Von Puzzleteilchen zur Physik
Nach langem Tüfteln gelangt es Voigt und Ernst schliesslich, die molekularen Muster zu entschlüsseln – nicht nur durch Physik und Mathematik, sondern auch durch das Ausprobieren mit Puzzleteilen am Computer oder gar zuhause am Küchentisch. Komplett willkürlich ist die Anordnung der Moleküle nämlich nicht. Sie bilden Dreiecke, die zwischen zwei und 15 Moleküle pro Seite messen. Bei jeder Versuchsdurchführung dominierte jeweils eine Dreiecksgrösse. Ausserdem waren Dreiecke eine Grösse grösser und eine Grösse kleiner vertreten, aber keine weiteren.
«Unter unseren experimentellen Bedingungen ‹wollen› die Moleküle die Silberoberfläche so dicht wie möglich bedecken, weil das energetisch am günstigsten ist», erklärt Ernst. «Aufgrund der Chiralität passen die Dreiecke, die sie bilden, an den Rändern aber nicht exakt zusammen und müssen sich leicht versetzt anordnen.» Damit die Fläche trotzdem so effizient wie möglich ausgefüllt wird, braucht es die kleineren und grösseren Dreiecke. Bei dieser Anordnung entstehen ausserdem an manchen Stellen Defekte – kleine Unstimmigkeiten oder Löcher, die zum Zentrum einer Spirale werden können.
Die Entropie entscheidet
«Defekte sind eigentlich energetisch ungünstig», so Ernst weiter. «Sie ermöglichen in diesem Fall aber eine dichtere Anordnung der Dreiecke, was die ‹verlorene› Energie wieder kompensiert.» Dieses Gleichgewicht erklärt auch, warum die Forschenden nie zweimal dasselbe Muster vorgefunden haben: Wenn alle Muster von ihrem Energiezustand her gleich sind, entscheidet die Entropie.

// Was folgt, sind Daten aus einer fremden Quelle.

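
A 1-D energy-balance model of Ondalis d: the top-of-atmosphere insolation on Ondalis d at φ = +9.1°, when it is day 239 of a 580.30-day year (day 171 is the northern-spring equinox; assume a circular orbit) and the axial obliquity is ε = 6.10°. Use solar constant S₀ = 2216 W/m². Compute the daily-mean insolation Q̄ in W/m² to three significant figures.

Q̄ ≈ 707 W/m²

Solar longitude: λ_s = 360° × (239 − 171)/580.30 = 42.185°.
sin δ = sin 6.10° × sin 42.185° = 0.07136, so δ = +4.092°.
cos H₀ = −tan(+9.1°) tan(+4.092°) = -0.0115, H₀ = 1.5823 rad.
Bracket: H₀ sin φ sin δ + cos φ cos δ sin H₀ = 1.5823×0.15816×0.07136 + 0.98741×0.99745×0.99993 = 0.017858 + 0.984823 = 1.002681.
Q̄ = (S₀/π) × [bracket] = (2216/π) × 1.002681 = 707.3 W/m².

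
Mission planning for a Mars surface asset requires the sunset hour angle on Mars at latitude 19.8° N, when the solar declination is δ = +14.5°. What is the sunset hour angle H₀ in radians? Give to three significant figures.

cos H₀ = −tan φ · tan δ = −tan(+19.8°) × tan(+14.500°) = -0.0931, so H₀ = 1.6640 rad = 95.34°.

H₀ = 1.66 rad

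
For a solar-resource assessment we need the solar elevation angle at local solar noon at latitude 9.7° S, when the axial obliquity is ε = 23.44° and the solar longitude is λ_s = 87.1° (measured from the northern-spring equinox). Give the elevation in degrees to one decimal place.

56.9°

Solar declination: sin δ = sin ε · sin λ_s = sin 23.44° × sin 87.1° = 0.39728, so δ = +23.408°.
At local noon the hour angle is zero, so the zenith angle equals |φ − δ| = |-9.7° − (+23.408°)| = 33.108°.
Elevation = 90° − 33.108° = 56.9°.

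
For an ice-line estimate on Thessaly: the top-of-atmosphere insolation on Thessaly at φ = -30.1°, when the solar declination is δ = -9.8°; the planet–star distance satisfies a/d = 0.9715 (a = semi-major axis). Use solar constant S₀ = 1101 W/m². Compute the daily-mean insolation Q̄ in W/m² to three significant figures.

cos H₀ = −tan(-30.1°) tan(-9.800°) = -0.1001, H₀ = 1.6711 rad.
Bracket: H₀ sin φ sin δ + cos φ cos δ sin H₀ = 1.6711×-0.50151×-0.17021 + 0.86515×0.98541×0.99497 = 0.142648 + 0.848239 = 0.990887.
Inverse-square distance factor (a/d)² = 0.9715² = 0.943812.
Q̄ = (S₀/π) × 0.943812 × [bracket] = (1101/π) × 0.943812 × 0.990887 = 327.8 W/m².

Q̄ ≈ 328 W/m²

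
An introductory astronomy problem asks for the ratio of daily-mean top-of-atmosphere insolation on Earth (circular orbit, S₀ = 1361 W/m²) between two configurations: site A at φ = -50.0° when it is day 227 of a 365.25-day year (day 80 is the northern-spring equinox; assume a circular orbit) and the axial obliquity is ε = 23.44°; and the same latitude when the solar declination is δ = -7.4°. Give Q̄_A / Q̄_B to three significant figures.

— Configuration A (φ=-50.0°):
Solar longitude: λ_s = 360° × (227 − 80)/365.25 = 144.887°.
sin δ = sin 23.44° × sin 144.887° = 0.22880, so δ = +13.227°.
cos H₀ = −tan(-50.0°) tan(+13.227°) = 0.2801, H₀ = 1.2869 rad.
Bracket: H₀ sin φ sin δ + cos φ cos δ sin H₀ = 1.2869×-0.76604×0.22880 + 0.64279×0.97347×0.95997 = -0.225555 + 0.600689 = 0.375134.
Q̄ = (S₀/π) × [bracket] = (1361/π) × 0.375134 = 162.52 W/m².
— Configuration B (φ=-50.0°):
cos H₀ = −tan(-50.0°) tan(-7.400°) = -0.1548, H₀ = 1.7262 rad.
Bracket: H₀ sin φ sin δ + cos φ cos δ sin H₀ = 1.7262×-0.76604×-0.12880 + 0.64279×0.99167×0.98795 = 0.170317 + 0.629754 = 0.800071.
Q̄ = (S₀/π) × [bracket] = (1361/π) × 0.800071 = 346.61 W/m².
Ratio Q̄_A / Q̄_B = 162.52 / 346.61 = 0.4689.

Q̄_A / Q̄_B ≈ 0.469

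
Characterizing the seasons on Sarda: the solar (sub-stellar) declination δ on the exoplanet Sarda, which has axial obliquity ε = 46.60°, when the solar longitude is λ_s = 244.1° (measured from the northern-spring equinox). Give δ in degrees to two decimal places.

sin δ = sin ε · sin λ_s = sin 46.60° × sin 244.1° = -0.653596.
δ = arcsin(-0.653596) = -40.81°.

δ = -40.81°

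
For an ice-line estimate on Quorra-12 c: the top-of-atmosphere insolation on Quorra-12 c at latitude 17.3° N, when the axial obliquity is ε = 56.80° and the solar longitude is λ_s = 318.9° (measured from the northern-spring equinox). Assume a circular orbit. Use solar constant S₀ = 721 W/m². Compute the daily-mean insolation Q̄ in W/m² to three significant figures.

Solar declination: sin δ = sin ε · sin λ_s = sin 56.80° × sin 318.9° = -0.55007, so δ = -33.372°.
cos H₀ = −tan(+17.3°) tan(-33.372°) = 0.2052, H₀ = 1.3642 rad.
Bracket: H₀ sin φ sin δ + cos φ cos δ sin H₀ = 1.3642×0.29737×-0.55007 + 0.95476×0.83512×0.97873 = -0.223148 + 0.780380 = 0.557232.
Q̄ = (S₀/π) × [bracket] = (721/π) × 0.557232 = 127.9 W/m².

Q̄ ≈ 128 W/m²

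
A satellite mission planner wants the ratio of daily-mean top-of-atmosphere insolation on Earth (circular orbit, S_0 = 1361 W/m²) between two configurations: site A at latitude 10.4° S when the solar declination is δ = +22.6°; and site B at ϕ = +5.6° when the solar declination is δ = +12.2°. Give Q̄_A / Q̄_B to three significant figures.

— Configuration A (ϕ=-10.4°):
cos h₀ = −tan(-10.4°) tan(+22.600°) = 0.0764, h₀ = 1.4943 rad.
Bracket: h₀ sin ϕ sin δ + cos ϕ cos δ sin h₀ = 1.4943×-0.18052×0.38430 + 0.98357×0.92321×0.99708 = -0.103665 + 0.905390 = 0.801725.
Q̄ = (S_0/π) × [bracket] = (1361/π) × 0.801725 = 347.32 W/m².
— Configuration B (ϕ=+5.6°):
cos h₀ = −tan(+5.6°) tan(+12.200°) = -0.0212, h₀ = 1.5920 rad.
Bracket: h₀ sin ϕ sin δ + cos ϕ cos δ sin h₀ = 1.5920×0.09758×0.21132 + 0.99523×0.97742×0.99978 = 0.032828 + 0.972544 = 1.005372.
Q̄ = (S_0/π) × [bracket] = (1361/π) × 1.005372 = 435.55 W/m².
Ratio Q̄_A / Q̄_B = 347.32 / 435.55 = 0.7974.

Q̄_A / Q̄_B ≈ 0.797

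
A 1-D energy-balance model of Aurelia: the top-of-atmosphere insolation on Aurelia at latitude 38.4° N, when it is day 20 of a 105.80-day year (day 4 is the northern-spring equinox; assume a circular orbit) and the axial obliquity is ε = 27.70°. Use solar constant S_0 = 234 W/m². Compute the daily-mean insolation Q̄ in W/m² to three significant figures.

Q̄ ≈ 84.4 W/m²

Solar longitude: L_s = 360° × (20 − 4)/105.80 = 54.442°.
sin δ = sin 27.70° × sin 54.442° = 0.37816, so δ = +22.220°.
cos h₀ = −tan(+38.4°) tan(+22.220°) = -0.3238, h₀ = 1.9005 rad.
Bracket: h₀ sin ϕ sin δ + cos ϕ cos δ sin h₀ = 1.9005×0.62115×0.37816 + 0.78369×0.92574×0.94614 = 0.446416 + 0.686418 = 1.132834.
Q̄ = (S_0/π) × [bracket] = (234/π) × 1.132834 = 84.38 W/m².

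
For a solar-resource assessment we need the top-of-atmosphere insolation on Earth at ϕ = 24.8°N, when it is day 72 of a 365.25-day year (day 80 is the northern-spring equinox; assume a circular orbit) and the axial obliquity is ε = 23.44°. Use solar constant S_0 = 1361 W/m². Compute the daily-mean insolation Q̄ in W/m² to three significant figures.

Solar longitude: L_s = 360° × (72 − 80)/365.25 = -7.885°, i.e. -7.885° + 360° = 352.115°.
sin δ = sin 23.44° × sin 352.115° = -0.05457, so δ = -3.128°.
cos h₀ = −tan(+24.8°) tan(-3.128°) = 0.0253, h₀ = 1.5455 rad.
Bracket: h₀ sin ϕ sin δ + cos ϕ cos δ sin h₀ = 1.5455×0.41945×-0.05457 + 0.90778×0.99851×0.99968 = -0.035376 + 0.906137 = 0.870761.
Q̄ = (S_0/π) × [bracket] = (1361/π) × 0.870761 = 377.2 W/m².

Q̄ ≈ 377 W/m²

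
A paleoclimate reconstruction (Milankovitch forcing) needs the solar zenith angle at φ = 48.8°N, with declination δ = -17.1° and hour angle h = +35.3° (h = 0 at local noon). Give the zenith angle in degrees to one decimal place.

θ_z = 73.0°

cos θ_z = sin φ sin δ + cos φ cos δ cos h = -0.221240 + 0.513816 = 0.292576.
θ_z = arccos(0.292576) = 73.0°.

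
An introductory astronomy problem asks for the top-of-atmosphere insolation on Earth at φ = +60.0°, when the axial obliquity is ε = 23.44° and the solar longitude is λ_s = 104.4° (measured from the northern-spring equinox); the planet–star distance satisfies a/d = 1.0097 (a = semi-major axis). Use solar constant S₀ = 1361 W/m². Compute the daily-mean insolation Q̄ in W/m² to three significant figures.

Q̄ ≈ 491 W/m²

Solar declination: sin δ = sin ε · sin λ_s = sin 23.44° × sin 104.4° = 0.38529, so δ = +22.662°.
cos H₀ = −tan(+60.0°) tan(+22.662°) = -0.7232, H₀ = 2.3792 rad.
Bracket: H₀ sin φ sin δ + cos φ cos δ sin H₀ = 2.3792×0.86603×0.38529 + 0.50000×0.92280×0.69066 = 0.793874 + 0.318671 = 1.112545.
Inverse-square distance factor (a/d)² = 1.0097² = 1.019494.
Q̄ = (S₀/π) × 1.019494 × [bracket] = (1361/π) × 1.019494 × 1.112545 = 491.4 W/m².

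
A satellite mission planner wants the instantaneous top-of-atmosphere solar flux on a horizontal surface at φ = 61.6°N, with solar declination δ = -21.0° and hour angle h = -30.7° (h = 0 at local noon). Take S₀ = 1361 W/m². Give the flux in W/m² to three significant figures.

90.6 W/m²

cos θ_z = sin φ sin δ + cos φ cos δ cos h = -0.315238 + 0.381803 = 0.066565.
Flux = S₀ · cos θ_z = 1361 × 0.066565 = 90.59 W/m².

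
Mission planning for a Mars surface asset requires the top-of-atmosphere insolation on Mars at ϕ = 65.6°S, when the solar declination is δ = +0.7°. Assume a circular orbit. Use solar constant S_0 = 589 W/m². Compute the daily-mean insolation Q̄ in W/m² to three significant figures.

Q̄ ≈ 74.2 W/m²

cos h₀ = −tan(-65.6°) tan(+0.700°) = 0.0269, h₀ = 1.5439 rad.
Bracket: h₀ sin ϕ sin δ + cos ϕ cos δ sin h₀ = 1.5439×-0.91068×0.01222 + 0.41310×0.99993×0.99964 = -0.017181 + 0.412922 = 0.395741.
Q̄ = (S_0/π) × [bracket] = (589/π) × 0.395741 = 74.20 W/m².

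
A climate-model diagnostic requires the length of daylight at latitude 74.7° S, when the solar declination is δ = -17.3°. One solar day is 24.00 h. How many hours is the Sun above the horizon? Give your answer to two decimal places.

24.00 h

Sunrise equation: cos H₀ = −tan φ · tan δ = -1.1385 ≤ −1, so the Sun never sets (polar day) and H₀ = π.
Daylight = 2H₀/(2π) × 24.00 h = (3.1416/π) × 24.00 = 24.00 h.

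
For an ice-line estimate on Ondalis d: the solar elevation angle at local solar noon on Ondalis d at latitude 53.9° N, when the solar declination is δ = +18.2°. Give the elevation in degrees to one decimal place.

54.3°

At local noon the hour angle is zero, so the zenith angle equals |ϕ − δ| = |+53.9° − (+18.200°)| = 35.700°.
Elevation = 90° − 35.700° = 54.3°.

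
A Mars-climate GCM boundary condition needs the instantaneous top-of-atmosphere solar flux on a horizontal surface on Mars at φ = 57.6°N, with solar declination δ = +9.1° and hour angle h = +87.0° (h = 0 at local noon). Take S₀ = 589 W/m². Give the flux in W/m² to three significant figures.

cos θ_z = sin φ sin δ + cos φ cos δ cos h = 0.133537 + 0.027690 = 0.161227.
Flux = S₀ · cos θ_z = 589 × 0.161227 = 94.96 W/m².

95.0 W/m²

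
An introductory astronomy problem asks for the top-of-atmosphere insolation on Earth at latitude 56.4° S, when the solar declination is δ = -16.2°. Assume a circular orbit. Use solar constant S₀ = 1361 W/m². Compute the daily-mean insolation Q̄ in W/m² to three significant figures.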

Das Rätsel um den «molekularen Einstein» ist gelöst – aber was bringt uns diese Erkenntnis? «Oberflächen mit Defekten auf atomarer oder molekularer Ebene können besondere Eigenschaften aufweisen», erklärt Ernst. «Gerade für eine aperiodische Oberfläche wie unsere wurde vorhergesagt, dass sich die Elektronen darin anders verhalten und daraus eine neue Art von Physik entstehen könnte.» Um dies zu untersuchen, müsste man allerdings das aperiodische Molekül unter dem Einfluss von Magnetfeldern auf einer anderen Oberfläche untersuchen. Das überlässt Karl-Heinz Ernst, der inzwischen im Ruhestand ist, nun anderen. «Ich habe ein bisschen zu viel Respekt vor der Physik», schmunzelt der Chemiker.